LUJÁN BRAJOVICH, MELINA; TRUCCO BOGGIONE, CAROLINA; GARCÍA BORRÁS, SILVIA; BIONDI, CLAUDIA; RACCA, AMELIA; COTORRUELO, CARLOS

El Cairo

Congreso; XIXth Regional Congress of the ISBT; 2009

International Society of Blood Transfusion

Background: the RH locus is composed by the RHD and RHCE genes that encode the RhD and RhCcEe polypeptides respectively. Both genes are highly homologous and form a cluster with a tail-to-tail orientation. The RhD negative phenotype in Caucasians is mainly caused by a complete deletion of the RHD gene. However, the presence of significant portions of the RHD gene in RhD negative individuals has been reported in different ethnic groups. These alleles confound DNA typing because they may lead to false positive results. Aims: the purpose of this study was to analyse the frequency of RhD negative individuals carrying a silent RHD allele in the population of Rosario, the third largest city of Argentina. Materials and Methods: blood samples from 440 self-identified white RhD negative blood donors were studied. The Rh phenotype was performed by hemmaglutination. The presence of the D antigen was further analysed by the indirect antiglobulin test.

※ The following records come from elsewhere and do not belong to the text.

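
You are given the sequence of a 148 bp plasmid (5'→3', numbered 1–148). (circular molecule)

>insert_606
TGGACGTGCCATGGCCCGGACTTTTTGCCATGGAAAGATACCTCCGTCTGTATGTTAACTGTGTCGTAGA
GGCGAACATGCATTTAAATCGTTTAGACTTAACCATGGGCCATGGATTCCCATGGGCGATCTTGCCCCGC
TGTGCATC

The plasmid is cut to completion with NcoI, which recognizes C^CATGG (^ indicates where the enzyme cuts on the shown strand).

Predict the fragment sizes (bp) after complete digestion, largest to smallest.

75, 37, 19, 10, 7 bp

NcoI sites (CCATGG) start at positions 9, 28, 103, 110, 120.
NcoI cuts after the first base of each site, so after positions 9, 28, 103, 110, 120.
Circular molecule, 5 cuts → 5 fragments:
  10–28 → 19 bp
  29–103 → 75 bp
  104–110 → 7 bp
  111–120 → 10 bp
  121–148 then 1–9 → 28 + 9 = 37 bp
Sorted largest to smallest: 75, 37, 19, 10, 7 bp.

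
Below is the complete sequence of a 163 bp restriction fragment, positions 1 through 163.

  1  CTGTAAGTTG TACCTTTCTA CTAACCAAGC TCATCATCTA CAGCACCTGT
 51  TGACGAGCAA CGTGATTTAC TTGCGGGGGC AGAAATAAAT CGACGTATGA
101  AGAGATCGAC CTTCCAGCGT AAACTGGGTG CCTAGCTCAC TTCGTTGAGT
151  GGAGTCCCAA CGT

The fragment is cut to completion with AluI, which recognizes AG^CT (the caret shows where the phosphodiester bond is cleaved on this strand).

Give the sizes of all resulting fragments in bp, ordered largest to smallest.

AluI sites (AGCT) start at positions 28, 134.
AluI cuts after base 2 of each site, so after positions 29, 135.
Linear molecule, 2 cuts → 3 fragments:
  1–29 → 29 bp
  30–135 → 106 bp
  136–163 → 28 bp
Sorted largest to smallest: 106, 29, 28 bp.

106, 29, 28 bp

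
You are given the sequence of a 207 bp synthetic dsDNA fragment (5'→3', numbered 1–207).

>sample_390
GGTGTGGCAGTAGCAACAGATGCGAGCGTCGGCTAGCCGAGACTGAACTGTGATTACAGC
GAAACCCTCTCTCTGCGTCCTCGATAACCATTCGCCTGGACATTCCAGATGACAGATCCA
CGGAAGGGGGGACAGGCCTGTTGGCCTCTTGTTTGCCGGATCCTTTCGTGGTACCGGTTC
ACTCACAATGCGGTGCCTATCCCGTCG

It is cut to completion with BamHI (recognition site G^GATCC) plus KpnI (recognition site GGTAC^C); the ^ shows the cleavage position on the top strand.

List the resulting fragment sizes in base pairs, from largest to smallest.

158, 33, 16 bp

The BamHI site (GGATCC) starts at position 158.
BamHI cuts after the first base of each site, so after position 158.
The KpnI site (GGTACC) starts at position 170.
KpnI cuts after base 5 of each site (before the last base), so after position 174.
Combined cut positions: 158, 174.
Linear molecule, 2 cuts → 3 fragments:
  1–158 → 158 bp
  159–174 → 16 bp
  175–207 → 33 bp
Sorted largest to smallest: 158, 33, 16 bp.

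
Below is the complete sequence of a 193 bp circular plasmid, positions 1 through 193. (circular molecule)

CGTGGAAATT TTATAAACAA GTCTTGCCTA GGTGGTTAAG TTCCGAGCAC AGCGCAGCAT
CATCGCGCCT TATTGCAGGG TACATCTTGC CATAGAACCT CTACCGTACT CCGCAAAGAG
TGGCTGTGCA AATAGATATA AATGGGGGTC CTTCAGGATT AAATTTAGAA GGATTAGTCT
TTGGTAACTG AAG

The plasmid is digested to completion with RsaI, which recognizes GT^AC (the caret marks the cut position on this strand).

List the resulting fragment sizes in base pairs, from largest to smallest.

167, 26 bp

RsaI sites (GTAC) start at positions 80, 106.
RsaI cuts after base 2 of each site, so after positions 81, 107.
Circular molecule, 2 cuts → 2 fragments:
  82–107 → 26 bp
  108–193 then 1–81 → 86 + 81 = 167 bp
Sorted largest to smallest: 167, 26 bp.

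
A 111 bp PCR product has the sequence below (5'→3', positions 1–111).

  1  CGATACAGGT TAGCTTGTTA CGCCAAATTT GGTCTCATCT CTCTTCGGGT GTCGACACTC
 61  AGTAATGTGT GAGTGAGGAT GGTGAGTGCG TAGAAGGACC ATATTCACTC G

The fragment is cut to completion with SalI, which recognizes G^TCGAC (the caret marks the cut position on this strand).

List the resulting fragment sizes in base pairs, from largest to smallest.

The SalI site (GTCGAC) starts at position 51.
SalI cuts after the first base of each site, so after position 51.
Linear molecule, 1 cut → 2 fragments:
  1–51 → 51 bp
  52–111 → 60 bp
Sorted largest to smallest: 60, 51 bp.

60, 51 bp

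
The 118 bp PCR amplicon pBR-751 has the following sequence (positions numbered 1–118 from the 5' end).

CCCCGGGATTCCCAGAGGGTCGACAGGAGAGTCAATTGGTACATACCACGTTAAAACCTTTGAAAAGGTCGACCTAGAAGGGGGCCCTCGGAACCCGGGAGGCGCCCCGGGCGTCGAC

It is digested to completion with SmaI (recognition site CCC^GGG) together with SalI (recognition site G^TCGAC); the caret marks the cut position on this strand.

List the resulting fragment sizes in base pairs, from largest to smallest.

49, 28, 15, 12, 5, 5, 4 bp

SmaI sites (CCCGGG) start at positions 2, 94, 106.
SmaI cuts after base 3 of each site, so after positions 4, 96, 108.
SalI sites (GTCGAC) start at positions 19, 68, 113.
SalI cuts after the first base of each site, so after positions 19, 68, 113.
Combined cut positions: 4, 19, 68, 96, 108, 113.
Linear molecule, 6 cuts → 7 fragments:
  1–4 → 4 bp
  5–19 → 15 bp
  20–68 → 49 bp
  69–96 → 28 bp
  97–108 → 12 bp
  109–113 → 5 bp
  114–118 → 5 bp
Sorted largest to smallest: 49, 28, 15, 12, 5, 5, 4 bp.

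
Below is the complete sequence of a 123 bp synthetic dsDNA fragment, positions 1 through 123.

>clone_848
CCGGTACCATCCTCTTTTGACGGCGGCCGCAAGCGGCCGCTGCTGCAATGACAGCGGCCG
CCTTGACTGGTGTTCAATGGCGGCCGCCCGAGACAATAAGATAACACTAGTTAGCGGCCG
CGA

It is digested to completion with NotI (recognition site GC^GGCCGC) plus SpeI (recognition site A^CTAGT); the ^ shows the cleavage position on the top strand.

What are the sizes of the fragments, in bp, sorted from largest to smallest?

NotI sites (GCGGCCGC) start at positions 23, 33, 54, 80, 114.
NotI cuts after base 2 of each site, so after positions 24, 34, 55, 81, 115.
The SpeI site (ACTAGT) starts at position 106.
SpeI cuts after the first base of each site, so after position 106.
Combined cut positions: 24, 34, 55, 81, 106, 115.
Linear molecule, 6 cuts → 7 fragments:
  1–24 → 24 bp
  25–34 → 10 bp
  35–55 → 21 bp
  56–81 → 26 bp
  82–106 → 25 bp
  107–115 → 9 bp
  116–123 → 8 bp
Sorted largest to smallest: 26, 25, 24, 21, 10, 9, 8 bp.

26, 25, 24, 21, 10, 9, 8 bp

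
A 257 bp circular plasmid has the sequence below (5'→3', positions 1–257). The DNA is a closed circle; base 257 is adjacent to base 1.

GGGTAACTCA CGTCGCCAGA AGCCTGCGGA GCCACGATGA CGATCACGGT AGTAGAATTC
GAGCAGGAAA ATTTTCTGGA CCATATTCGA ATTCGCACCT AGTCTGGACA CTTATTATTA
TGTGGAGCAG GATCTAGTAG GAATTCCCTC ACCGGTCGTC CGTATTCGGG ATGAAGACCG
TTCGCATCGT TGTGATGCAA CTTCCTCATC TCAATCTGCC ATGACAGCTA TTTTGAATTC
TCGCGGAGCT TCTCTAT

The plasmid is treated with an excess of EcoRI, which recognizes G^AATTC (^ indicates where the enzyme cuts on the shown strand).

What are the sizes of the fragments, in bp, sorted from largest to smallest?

EcoRI sites (GAATTC) start at positions 55, 89, 141, 235.
EcoRI cuts after the first base of each site, so after positions 55, 89, 141, 235.
Circular molecule, 4 cuts → 4 fragments:
  56–89 → 34 bp
  90–141 → 52 bp
  142–235 → 94 bp
  236–257 then 1–55 → 22 + 55 = 77 bp
Sorted largest to smallest: 94, 77, 52, 34 bp.

94, 77, 52, 34 bp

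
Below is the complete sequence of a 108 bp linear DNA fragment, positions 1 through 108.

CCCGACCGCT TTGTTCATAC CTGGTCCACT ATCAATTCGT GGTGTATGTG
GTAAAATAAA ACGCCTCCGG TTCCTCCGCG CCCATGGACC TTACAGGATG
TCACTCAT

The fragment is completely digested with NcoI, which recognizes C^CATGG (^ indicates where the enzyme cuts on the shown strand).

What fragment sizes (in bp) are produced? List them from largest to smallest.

82, 26 bp

The NcoI site (CCATGG) starts at position 82.
NcoI cuts after the first base of each site, so after position 82.
Linear molecule, 1 cut → 2 fragments:
  1–82 → 82 bp
  83–108 → 26 bp
Sorted largest to smallest: 82, 26 bp.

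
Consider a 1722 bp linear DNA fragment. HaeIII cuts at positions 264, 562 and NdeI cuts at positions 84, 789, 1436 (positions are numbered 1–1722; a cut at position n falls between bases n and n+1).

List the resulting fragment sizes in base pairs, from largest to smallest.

Combined cut positions (sorted): 84, 264, 562, 789, 1436.
Linear molecule, 5 cuts → 6 fragments:
  84 − 0 = 84 bp
  264 − 84 = 180 bp
  562 − 264 = 298 bp
  789 − 562 = 227 bp
  1436 − 789 = 647 bp
  1722 − 1436 = 286 bp
Sorted largest to smallest: 647, 298, 286, 227, 180, 84 bp.

647, 298, 286, 227, 180, 84 bp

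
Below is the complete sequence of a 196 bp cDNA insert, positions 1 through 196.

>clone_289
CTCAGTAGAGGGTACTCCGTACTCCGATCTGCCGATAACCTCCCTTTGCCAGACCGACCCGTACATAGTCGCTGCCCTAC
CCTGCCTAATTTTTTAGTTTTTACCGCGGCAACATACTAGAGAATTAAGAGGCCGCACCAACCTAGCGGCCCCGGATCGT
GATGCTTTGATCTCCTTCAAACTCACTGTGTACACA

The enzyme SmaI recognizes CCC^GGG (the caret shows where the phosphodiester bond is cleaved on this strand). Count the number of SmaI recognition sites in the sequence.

0

No occurrence of CCCGGG is present in the sequence.
SmaI does not cut: 0 sites.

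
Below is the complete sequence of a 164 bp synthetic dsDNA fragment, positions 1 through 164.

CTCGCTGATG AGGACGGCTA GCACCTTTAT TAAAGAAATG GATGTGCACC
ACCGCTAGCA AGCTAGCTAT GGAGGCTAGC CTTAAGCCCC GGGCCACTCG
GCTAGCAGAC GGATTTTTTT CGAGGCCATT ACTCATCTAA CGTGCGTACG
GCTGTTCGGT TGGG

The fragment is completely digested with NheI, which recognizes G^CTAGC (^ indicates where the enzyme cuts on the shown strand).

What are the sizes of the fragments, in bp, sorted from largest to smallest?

NheI sites (GCTAGC) start at positions 17, 54, 62, 75, 101.
NheI cuts after the first base of each site, so after positions 17, 54, 62, 75, 101.
Linear molecule, 5 cuts → 6 fragments:
  1–17 → 17 bp
  18–54 → 37 bp
  55–62 → 8 bp
  63–75 → 13 bp
  76–101 → 26 bp
  102–164 → 63 bp
Sorted largest to smallest: 63, 37, 26, 17, 13, 8 bp.

63, 37, 26, 17, 13, 8 bp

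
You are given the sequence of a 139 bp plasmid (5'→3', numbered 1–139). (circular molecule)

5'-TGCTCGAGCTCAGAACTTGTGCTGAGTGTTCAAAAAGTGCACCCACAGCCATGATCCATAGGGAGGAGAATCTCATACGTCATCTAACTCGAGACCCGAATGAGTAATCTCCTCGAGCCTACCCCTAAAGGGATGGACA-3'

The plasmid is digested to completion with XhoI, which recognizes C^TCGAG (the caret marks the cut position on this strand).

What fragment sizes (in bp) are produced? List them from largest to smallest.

85, 30, 24 bp

XhoI sites (CTCGAG) start at positions 3, 88, 112.
XhoI cuts after the first base of each site, so after positions 3, 88, 112.
Circular molecule, 3 cuts → 3 fragments:
  4–88 → 85 bp
  89–112 → 24 bp
  113–139 then 1–3 → 27 + 3 = 30 bp
Sorted largest to smallest: 85, 30, 24 bp.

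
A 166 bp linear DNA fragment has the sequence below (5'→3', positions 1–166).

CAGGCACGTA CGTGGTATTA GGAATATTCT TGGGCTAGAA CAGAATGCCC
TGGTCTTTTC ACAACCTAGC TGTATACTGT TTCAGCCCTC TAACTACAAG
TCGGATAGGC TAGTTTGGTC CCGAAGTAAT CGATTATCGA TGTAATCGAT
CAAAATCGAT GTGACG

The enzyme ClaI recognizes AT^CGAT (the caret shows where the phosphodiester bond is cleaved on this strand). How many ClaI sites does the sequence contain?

4

ATCGAT occurs starting at positions 129, 136, 145, 155.
ClaI cuts at 4 sites.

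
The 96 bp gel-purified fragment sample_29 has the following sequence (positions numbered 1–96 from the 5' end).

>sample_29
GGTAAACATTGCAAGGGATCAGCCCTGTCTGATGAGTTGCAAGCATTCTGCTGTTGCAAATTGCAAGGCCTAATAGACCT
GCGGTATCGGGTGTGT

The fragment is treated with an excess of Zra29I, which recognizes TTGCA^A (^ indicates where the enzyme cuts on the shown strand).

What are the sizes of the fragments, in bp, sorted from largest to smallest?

31, 28, 17, 13, 7 bp

Zra29I sites (TTGCAA) start at positions 9, 37, 54, 61.
Zra29I cuts after base 5 of each site (before the last base), so after positions 13, 41, 58, 65.
Linear molecule, 4 cuts → 5 fragments:
  1–13 → 13 bp
  14–41 → 28 bp
  42–58 → 17 bp
  59–65 → 7 bp
  66–96 → 31 bp
Sorted largest to smallest: 31, 28, 17, 13, 7 bp.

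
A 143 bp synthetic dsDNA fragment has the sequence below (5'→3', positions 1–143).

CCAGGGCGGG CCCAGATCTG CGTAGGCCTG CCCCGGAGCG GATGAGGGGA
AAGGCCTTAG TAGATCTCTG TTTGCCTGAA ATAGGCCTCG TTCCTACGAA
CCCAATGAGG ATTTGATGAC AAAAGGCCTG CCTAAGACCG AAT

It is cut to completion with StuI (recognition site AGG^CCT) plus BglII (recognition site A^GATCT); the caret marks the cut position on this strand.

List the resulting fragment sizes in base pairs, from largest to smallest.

StuI sites (AGGCCT) start at positions 24, 52, 83, 124.
StuI cuts after base 3 of each site, so after positions 26, 54, 85, 126.
BglII sites (AGATCT) start at positions 14, 62.
BglII cuts after the first base of each site, so after positions 14, 62.
Combined cut positions: 14, 26, 54, 62, 85, 126.
Linear molecule, 6 cuts → 7 fragments:
  1–14 → 14 bp
  15–26 → 12 bp
  27–54 → 28 bp
  55–62 → 8 bp
  63–85 → 23 bp
  86–126 → 41 bp
  127–143 → 17 bp
Sorted largest to smallest: 41, 28, 23, 17, 14, 12, 8 bp.

41, 28, 23, 17, 14, 12, 8 bp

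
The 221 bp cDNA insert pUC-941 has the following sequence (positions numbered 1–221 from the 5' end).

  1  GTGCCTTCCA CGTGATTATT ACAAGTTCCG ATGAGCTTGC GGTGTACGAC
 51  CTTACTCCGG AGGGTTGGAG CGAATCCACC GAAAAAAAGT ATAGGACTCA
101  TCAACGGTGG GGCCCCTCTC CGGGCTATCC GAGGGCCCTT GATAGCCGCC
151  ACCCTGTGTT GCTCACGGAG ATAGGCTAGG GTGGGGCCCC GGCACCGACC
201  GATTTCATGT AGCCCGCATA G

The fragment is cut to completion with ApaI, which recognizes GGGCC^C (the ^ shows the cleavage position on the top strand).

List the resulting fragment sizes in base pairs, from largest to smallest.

ApaI sites (GGGCCC) start at positions 110, 133, 184.
ApaI cuts after base 5 of each site (before the last base), so after positions 114, 137, 188.
Linear molecule, 3 cuts → 4 fragments:
  1–114 → 114 bp
  115–137 → 23 bp
  138–188 → 51 bp
  189–221 → 33 bp
Sorted largest to smallest: 114, 51, 33, 23 bp.

114, 51, 33, 23 bp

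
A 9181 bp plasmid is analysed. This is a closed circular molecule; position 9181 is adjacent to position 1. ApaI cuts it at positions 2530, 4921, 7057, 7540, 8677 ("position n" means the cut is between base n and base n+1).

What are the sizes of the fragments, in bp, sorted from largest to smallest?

Circular molecule, 5 cuts → 5 fragments:
  4921 − 2530 = 2391 bp
  7057 − 4921 = 2136 bp
  7540 − 7057 = 483 bp
  8677 − 7540 = 1137 bp
  wrap: 9181 − 8677 + 2530 = 3034 bp
Sorted largest to smallest: 3034, 2391, 2136, 1137, 483 bp.

3034, 2391, 2136, 1137, 483 bp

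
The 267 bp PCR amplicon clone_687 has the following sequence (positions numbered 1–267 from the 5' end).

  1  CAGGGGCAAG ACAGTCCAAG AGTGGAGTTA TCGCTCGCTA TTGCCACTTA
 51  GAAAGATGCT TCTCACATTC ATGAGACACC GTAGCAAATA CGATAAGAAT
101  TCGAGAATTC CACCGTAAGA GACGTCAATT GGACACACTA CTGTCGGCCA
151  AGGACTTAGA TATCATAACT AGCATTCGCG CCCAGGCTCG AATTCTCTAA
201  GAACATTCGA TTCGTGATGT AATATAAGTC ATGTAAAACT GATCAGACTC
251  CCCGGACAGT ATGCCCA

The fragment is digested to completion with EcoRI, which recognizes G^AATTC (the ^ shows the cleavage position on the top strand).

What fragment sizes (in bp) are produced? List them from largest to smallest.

EcoRI sites (GAATTC) start at positions 97, 105, 190.
EcoRI cuts after the first base of each site, so after positions 97, 105, 190.
Linear molecule, 3 cuts → 4 fragments:
  1–97 → 97 bp
  98–105 → 8 bp
  106–190 → 85 bp
  191–267 → 77 bp
Sorted largest to smallest: 97, 85, 77, 8 bp.

97, 85, 77, 8 bp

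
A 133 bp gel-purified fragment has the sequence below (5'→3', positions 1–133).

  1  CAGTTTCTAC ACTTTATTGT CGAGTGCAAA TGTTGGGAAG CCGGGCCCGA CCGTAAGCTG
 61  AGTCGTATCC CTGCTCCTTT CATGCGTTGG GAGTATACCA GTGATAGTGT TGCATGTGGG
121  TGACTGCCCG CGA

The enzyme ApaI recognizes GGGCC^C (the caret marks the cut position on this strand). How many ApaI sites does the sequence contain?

GGGCCC occurs starting at position 43.
ApaI cuts at 1 site.

1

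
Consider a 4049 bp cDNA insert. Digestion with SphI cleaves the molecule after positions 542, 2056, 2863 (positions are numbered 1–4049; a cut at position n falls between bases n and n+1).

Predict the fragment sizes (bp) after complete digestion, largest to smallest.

Linear molecule, 3 cuts → 4 fragments:
  542 − 0 = 542 bp
  2056 − 542 = 1514 bp
  2863 − 2056 = 807 bp
  4049 − 2863 = 1186 bp
Sorted largest to smallest: 1514, 1186, 807, 542 bp.

1514, 1186, 807, 542 bp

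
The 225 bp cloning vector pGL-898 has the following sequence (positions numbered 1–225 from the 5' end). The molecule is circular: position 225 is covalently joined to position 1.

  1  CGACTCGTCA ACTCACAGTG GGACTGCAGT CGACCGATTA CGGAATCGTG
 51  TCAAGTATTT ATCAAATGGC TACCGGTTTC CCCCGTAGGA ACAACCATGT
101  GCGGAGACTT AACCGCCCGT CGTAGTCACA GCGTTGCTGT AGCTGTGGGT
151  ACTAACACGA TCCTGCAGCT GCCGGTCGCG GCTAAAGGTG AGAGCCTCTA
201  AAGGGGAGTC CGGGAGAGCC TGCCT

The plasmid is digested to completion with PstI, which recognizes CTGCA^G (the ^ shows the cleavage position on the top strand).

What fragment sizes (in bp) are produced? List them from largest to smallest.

139, 86 bp

PstI sites (CTGCAG) start at positions 24, 163.
PstI cuts after base 5 of each site (before the last base), so after positions 28, 167.
Circular molecule, 2 cuts → 2 fragments:
  29–167 → 139 bp
  168–225 then 1–28 → 58 + 28 = 86 bp
Sorted largest to smallest: 139, 86 bp.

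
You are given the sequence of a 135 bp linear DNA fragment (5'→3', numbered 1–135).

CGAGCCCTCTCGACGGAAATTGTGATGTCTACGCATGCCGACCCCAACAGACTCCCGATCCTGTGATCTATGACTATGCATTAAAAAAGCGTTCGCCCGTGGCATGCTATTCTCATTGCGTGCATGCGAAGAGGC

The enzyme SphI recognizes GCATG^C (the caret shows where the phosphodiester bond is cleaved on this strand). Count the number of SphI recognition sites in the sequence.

GCATGC occurs starting at positions 33, 102, 122.
SphI cuts at 3 sites.

3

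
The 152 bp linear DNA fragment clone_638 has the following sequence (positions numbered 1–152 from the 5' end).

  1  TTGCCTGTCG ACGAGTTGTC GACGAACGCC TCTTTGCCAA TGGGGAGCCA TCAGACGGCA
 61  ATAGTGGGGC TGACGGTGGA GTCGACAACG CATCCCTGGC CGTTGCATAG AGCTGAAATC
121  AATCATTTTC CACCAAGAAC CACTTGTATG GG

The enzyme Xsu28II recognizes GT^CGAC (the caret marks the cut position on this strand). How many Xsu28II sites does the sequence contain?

GTCGAC occurs starting at positions 7, 18, 81.
Xsu28II cuts at 3 sites.

3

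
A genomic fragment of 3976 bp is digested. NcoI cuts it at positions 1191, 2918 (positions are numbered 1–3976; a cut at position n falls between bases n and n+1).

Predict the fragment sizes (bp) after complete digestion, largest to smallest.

Linear molecule, 2 cuts → 3 fragments:
  1191 − 0 = 1191 bp
  2918 − 1191 = 1727 bp
  3976 − 2918 = 1058 bp
Sorted largest to smallest: 1727, 1191, 1058 bp.

1727, 1191, 1058 bp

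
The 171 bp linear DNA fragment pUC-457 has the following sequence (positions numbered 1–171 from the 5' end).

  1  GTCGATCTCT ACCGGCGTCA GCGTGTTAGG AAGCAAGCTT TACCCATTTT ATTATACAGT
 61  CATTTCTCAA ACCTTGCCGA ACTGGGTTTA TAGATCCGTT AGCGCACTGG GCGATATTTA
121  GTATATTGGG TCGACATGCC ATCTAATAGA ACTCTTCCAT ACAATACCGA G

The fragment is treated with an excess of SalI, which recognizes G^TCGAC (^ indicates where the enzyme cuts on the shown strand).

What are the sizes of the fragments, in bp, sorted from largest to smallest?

130, 41 bp

The SalI site (GTCGAC) starts at position 130.
SalI cuts after the first base of each site, so after position 130.
Linear molecule, 1 cut → 2 fragments:
  1–130 → 130 bp
  131–171 → 41 bp
Sorted largest to smallest: 130, 41 bp.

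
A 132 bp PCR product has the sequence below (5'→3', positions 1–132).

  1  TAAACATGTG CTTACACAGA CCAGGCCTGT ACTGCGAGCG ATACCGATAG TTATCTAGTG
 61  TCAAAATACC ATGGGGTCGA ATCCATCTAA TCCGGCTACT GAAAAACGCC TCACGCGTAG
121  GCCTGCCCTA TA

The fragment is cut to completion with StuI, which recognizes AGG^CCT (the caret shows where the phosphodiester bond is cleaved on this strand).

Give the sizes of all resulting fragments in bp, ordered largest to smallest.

96, 25, 11 bp

StuI sites (AGGCCT) start at positions 23, 119.
StuI cuts after base 3 of each site, so after positions 25, 121.
Linear molecule, 2 cuts → 3 fragments:
  1–25 → 25 bp
  26–121 → 96 bp
  122–132 → 11 bp
Sorted largest to smallest: 96, 25, 11 bp.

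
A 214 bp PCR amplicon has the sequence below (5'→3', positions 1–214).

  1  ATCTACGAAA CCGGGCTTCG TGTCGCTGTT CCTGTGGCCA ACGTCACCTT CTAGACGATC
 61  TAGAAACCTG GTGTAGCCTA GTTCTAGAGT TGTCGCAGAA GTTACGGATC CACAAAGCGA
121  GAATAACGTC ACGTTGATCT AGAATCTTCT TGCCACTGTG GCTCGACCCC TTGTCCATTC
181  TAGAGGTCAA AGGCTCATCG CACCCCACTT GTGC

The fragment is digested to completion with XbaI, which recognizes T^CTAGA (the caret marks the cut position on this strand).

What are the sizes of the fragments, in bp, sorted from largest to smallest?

55, 50, 41, 35, 24, 9 bp

XbaI sites (TCTAGA) start at positions 50, 59, 83, 138, 179.
XbaI cuts after the first base of each site, so after positions 50, 59, 83, 138, 179.
Linear molecule, 5 cuts → 6 fragments:
  1–50 → 50 bp
  51–59 → 9 bp
  60–83 → 24 bp
  84–138 → 55 bp
  139–179 → 41 bp
  180–214 → 35 bp
Sorted largest to smallest: 55, 50, 41, 35, 24, 9 bp.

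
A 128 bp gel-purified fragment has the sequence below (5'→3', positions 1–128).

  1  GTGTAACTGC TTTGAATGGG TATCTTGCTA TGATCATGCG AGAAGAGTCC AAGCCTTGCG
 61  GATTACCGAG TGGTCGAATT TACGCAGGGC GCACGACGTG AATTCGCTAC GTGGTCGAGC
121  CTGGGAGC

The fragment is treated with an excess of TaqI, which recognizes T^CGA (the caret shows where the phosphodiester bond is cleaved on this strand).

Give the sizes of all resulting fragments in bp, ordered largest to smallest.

74, 41, 13 bp

TaqI sites (TCGA) start at positions 74, 115.
TaqI cuts after the first base of each site, so after positions 74, 115.
Linear molecule, 2 cuts → 3 fragments:
  1–74 → 74 bp
  75–115 → 41 bp
  116–128 → 13 bp
Sorted largest to smallest: 74, 41, 13 bp.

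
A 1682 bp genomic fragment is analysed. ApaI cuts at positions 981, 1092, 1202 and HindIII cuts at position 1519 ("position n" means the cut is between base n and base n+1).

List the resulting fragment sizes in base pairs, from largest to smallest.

Combined cut positions (sorted): 981, 1092, 1202, 1519.
Linear molecule, 4 cuts → 5 fragments:
  981 − 0 = 981 bp
  1092 − 981 = 111 bp
  1202 − 1092 = 110 bp
  1519 − 1202 = 317 bp
  1682 − 1519 = 163 bp
Sorted largest to smallest: 981, 317, 163, 111, 110 bp.

981, 317, 163, 111, 110 bp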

DNA samples were initially screened using a multiplex PCR strategy that amplifies intron 4 of the RHCE (1238 bp) and RHD (587 bp) genes and the 3? unstranslated region of the RHD gene (229 bp). PCR products were analysed in 2% agarose gel electrophoresis. Samples carrying RHD specific fragments were further studied by RHD exon scanning with PCR SSP and PCR RFLP strategies, PCR SSP for the C733G mutation and RHD specific PCR. Results: in the 440 RhD negative samples studied, 27 (6.14%) were C positive, 7 (1.59%) E positive and 3 (0.68%) C and E both positive. Molecular studies showed that 7 samples carried RHD specific fragments. In 3 samples (C positive, E negative) we detected RHD/CE hybrid genes: 2 RHD-CE(2-7)-D which also had the C733G mutation and 1 RHD-CE(3-7)-D. The RHD allele was detected in 2 samples (C and E negative). In the remaining 2 samples (1 C negative, E positive and 1 C and E both negative), a normal RHD exon scanning was found. Conclusions: we have found the presence of RhD negative / RHD positive individuals in our population. The d(C)ceS (r?s) haplotype, classically found in Africans, has been detected in our population but contrary to previous reports it was associated with the RHD-CE(2-7)-D hybrid allele. The African influence is also reflected by the presence of the RHD allele. These findings highlight the importance of the study of the molecular polymorphism of the RH locus so as to develop reliable DNA typing strategies.